Hotel Artemis, an enjoyably offbeam directorial debut from screenwriter Drew Pearce (Iron Man 3, Mission Impossible: Rogue Nation), rips one specific scene out of any number of old-timey crime movies, balls it up, pitches it ten years into the future, and unfolds an entire picture out of it. The scene is the one where a gangster or some other nogoodnik takes a bullet in the course of their skulduggery and has to be carried by their associates to some backstreet location, where a shady, nervy and/or disgraced medical professional can extract the slug and stitch 'em up without reporting any transgressions to the Feds. Pearce's proposition is that, by the year 2028, the great city of Los Angeles will be in such a woebegone state that an entire institution would have risen up to meet the need for suturing heavies. The facility in question, a badly faded former hotel, is operated by a prematurely greying doctor played by Jodie Foster and known only as The Nurse, who oversees a corridor's worth of state-of-the-art surgical equipment - bought, of course, with dirty money - and a personal archive of turn-of-the-Seventies West Coast rock with which she livens up her scant downtime.
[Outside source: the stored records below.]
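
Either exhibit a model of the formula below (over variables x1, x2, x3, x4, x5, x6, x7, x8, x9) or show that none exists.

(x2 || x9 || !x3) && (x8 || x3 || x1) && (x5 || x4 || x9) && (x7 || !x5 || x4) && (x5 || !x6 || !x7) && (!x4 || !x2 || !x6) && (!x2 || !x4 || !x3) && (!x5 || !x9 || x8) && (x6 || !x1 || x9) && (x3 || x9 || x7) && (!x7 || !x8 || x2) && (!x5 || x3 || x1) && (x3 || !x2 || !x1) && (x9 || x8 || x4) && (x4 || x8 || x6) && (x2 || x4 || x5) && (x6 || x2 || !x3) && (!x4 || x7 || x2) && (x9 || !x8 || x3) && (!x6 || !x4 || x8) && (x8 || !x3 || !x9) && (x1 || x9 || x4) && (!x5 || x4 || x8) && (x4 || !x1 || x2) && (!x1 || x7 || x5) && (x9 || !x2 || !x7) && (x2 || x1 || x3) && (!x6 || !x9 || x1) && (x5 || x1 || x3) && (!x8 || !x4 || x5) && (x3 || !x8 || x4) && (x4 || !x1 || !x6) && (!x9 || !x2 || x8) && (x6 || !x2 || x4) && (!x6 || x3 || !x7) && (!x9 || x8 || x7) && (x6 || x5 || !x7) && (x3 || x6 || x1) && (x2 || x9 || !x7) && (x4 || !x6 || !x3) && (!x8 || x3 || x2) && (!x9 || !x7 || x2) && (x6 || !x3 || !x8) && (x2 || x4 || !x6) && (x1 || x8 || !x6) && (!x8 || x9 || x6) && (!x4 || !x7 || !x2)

Suppose x2 = true.
Suppose x4 = false.
From the singleton clause (x6), x6 = true.
From the singleton clause (!x1), x1 = false.
From the singleton clause (x9), x9 = true.
Now (!x9) is unsatisfied and unit — conflict.
So x4 must be the other value — set x4 = true.
From the singleton clause (!x6), x6 = false.
From the singleton clause (!x3), x3 = false.
From the singleton clause (!x1), x1 = false.
Now (x1) is unsatisfied and unit — conflict.
Neither x4 = true nor x4 = false works.
So x2 must be the other value — set x2 = false.
Suppose x9 = true.
From the singleton clause (!x7), x7 = false.
From the singleton clause (!x4), x4 = false.
From the singleton clause (!x5), x5 = false.
Now (x5) is unsatisfied and unit — conflict.
So x9 must be the other value — set x9 = false.
From the singleton clause (!x3), x3 = false.
From the singleton clause (x7), x7 = true.
Now (!x7) is unsatisfied and unit — conflict.
Neither x9 = true nor x9 = false works.
Neither x2 = true nor x2 = false works.

UNSATISFIABLE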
We join this Nurse on the night riots have broken out on the surrounding streets over alterations to the city's water supply, with a bank robber (Sterling K. Brown) hauling a badly wounded compadre through the unrest and into this gaudy sanctuary. There are patients already in situ: a trash-talking arms dealer (Charlie Day) whose recovery from facial injuries is hampered by his desire to make life difficult for everyone, and an assassin (Sofia Boutella) with a bullethole in her arm ("This is America," deadpans the Nurse during surgery. "85% of what I deal with is bulletholes") and, it's revealed, a new target in her sights. The atmosphere becomes yet more febrile with a couple of late arrivals: the mob boss who first opened and funded this facility (Jeff Goldblum), now bleeding himself and expecting the VIP treatment, and - uh-oh - an injured cop (Jenny Slate), whose presence challenges the Nurse's rep as someone who only does good for bad men, and indirectly reminds our heroine of the trauma that led to her shutting herself away in the first place. Tough shift.
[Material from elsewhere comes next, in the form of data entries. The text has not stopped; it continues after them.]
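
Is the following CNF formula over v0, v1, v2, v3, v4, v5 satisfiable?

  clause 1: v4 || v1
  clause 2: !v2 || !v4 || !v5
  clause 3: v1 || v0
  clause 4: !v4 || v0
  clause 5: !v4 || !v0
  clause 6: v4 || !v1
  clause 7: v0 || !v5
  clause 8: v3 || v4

No

Try v4 = true.
From the singleton clause (v0), v0 = true.
That conflicts with the unit clause (!v0).
So v4 must be the other value — set v4 = false.
From the singleton clause (v1), v1 = true.
That conflicts with the unit clause (!v1).
Neither v4 = true nor v4 = false works.
No assignment satisfies every clause.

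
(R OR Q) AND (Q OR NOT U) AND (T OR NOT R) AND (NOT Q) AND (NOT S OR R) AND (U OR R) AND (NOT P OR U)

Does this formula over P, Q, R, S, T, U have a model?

Satisfiable

From the singleton clause (NOT Q), Q = false.
From the singleton clause (R), R = true.
From the singleton clause (NOT U), U = false.
From the singleton clause (T), T = true.
From the singleton clause (NOT P), P = false.
All clauses hold; S can take either value.
A satisfying assignment: P ↦ false; Q ↦ false; R ↦ true; S ↦ false; T ↦ true; U ↦ false.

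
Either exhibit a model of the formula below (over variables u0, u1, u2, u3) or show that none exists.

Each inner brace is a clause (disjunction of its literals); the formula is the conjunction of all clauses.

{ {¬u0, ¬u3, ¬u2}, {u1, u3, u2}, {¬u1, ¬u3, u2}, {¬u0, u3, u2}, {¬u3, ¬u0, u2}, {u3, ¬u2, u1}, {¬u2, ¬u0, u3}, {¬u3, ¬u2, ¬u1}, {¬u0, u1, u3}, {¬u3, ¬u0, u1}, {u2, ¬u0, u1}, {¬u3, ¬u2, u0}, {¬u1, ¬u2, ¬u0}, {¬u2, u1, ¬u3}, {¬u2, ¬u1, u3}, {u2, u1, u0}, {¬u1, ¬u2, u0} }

u0=False, u1=True, u2=False, u3=False

Case u0 = False:
Case u3 = False:
Case u1 = True:
The clause (¬u2) is unit, so u2 = False.
Every clause now holds.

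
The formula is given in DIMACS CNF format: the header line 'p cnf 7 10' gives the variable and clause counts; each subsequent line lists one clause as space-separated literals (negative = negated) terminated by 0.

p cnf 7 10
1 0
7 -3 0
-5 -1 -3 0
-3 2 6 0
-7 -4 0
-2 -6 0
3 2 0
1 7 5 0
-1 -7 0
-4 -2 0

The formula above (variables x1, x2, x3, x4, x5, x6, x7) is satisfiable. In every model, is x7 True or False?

False

Suppose x7 = True.
The clause (x1) is unit, so x1 = True.
Now (¬x1) is unsatisfied and unit — conflict.
So every satisfying assignment has x7 = False.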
At just 94 minutes, this is a notably self-contained endeavour, a clear example of a novice director hitting upon a set-up that allows him to find his feet within carefully defined limits: one location, three acts, one night. Possibly Pearce got the gangster angle from watching The Roaring Twenties on Turner Classic Movies; an additional source of inspiration may have been MGM's 1932 smash Grand Hotel, with its vision of disparate individuals and agendas being sequestered beneath the same roof. This dystopian update is, naturally, far less lavish: Ramsay Avery's production design stretches to a tight maze of mildewed corridors along which characters clash and nasty surprises lurk. Generically, Pearce's film is closer to those one-bad-night episodes of TV's e.r., or a John Wick spin-off set entirely within the confines of the Continental. Still, it's encouraging - especially at the height of the summer silly season - to be presented with a creative who writes because he wants to work in close proximity with actors, and do something driven more by characters than effects.
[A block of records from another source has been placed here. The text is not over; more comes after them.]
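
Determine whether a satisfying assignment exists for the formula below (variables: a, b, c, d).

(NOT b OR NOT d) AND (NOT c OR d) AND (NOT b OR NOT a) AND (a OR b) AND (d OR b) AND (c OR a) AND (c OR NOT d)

Satisfiable

Case b = false:
Unit clause (a) forces a = true.
Unit clause (d) forces d = true.
Unit clause (c) forces c = true.
This assignment satisfies each clause.
A satisfying assignment: a: true; b: false; c: true; d: true.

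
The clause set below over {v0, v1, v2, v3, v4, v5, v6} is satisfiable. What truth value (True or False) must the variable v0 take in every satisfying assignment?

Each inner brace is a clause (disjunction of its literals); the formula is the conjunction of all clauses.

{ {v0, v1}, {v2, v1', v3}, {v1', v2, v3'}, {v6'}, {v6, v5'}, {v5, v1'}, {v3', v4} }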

Everyone gets a scene or three to add to their showreel. Day is permitted to go several shades heavier than usual; Boutella vamps effectively before the plot requires her to perform her usual asskicking; Brown - thus far best known for TV (American Crime Story, This is Us) - demonstrates he can hold a bigger screen, and the moral centre ground, very capably. It will most likely be remembered as the film that handed Foster, away directing these past few years, her most substantial acting role for a decade: this material would appear unlikely to generate Academy nods, but she skilfully outlines a dedicated professional whose specialty just happens to be dirty work, and Pearce realises he needs her to connect this script's various strands together. It frays a little towards the end - the action's pretty rote - and a few extra narrative and stylistic risks wouldn't have hurt anybody; like 75-80% of modern American movies, it could do with getting out more. Still, at a time when the bulk of our summer releases are overinflated B-movies, it's rather fun to see a crime movie that stakes out its parameters early, before operating smartly and coherently within them.
Hotel Artemis is now showing in cinemas nationwide.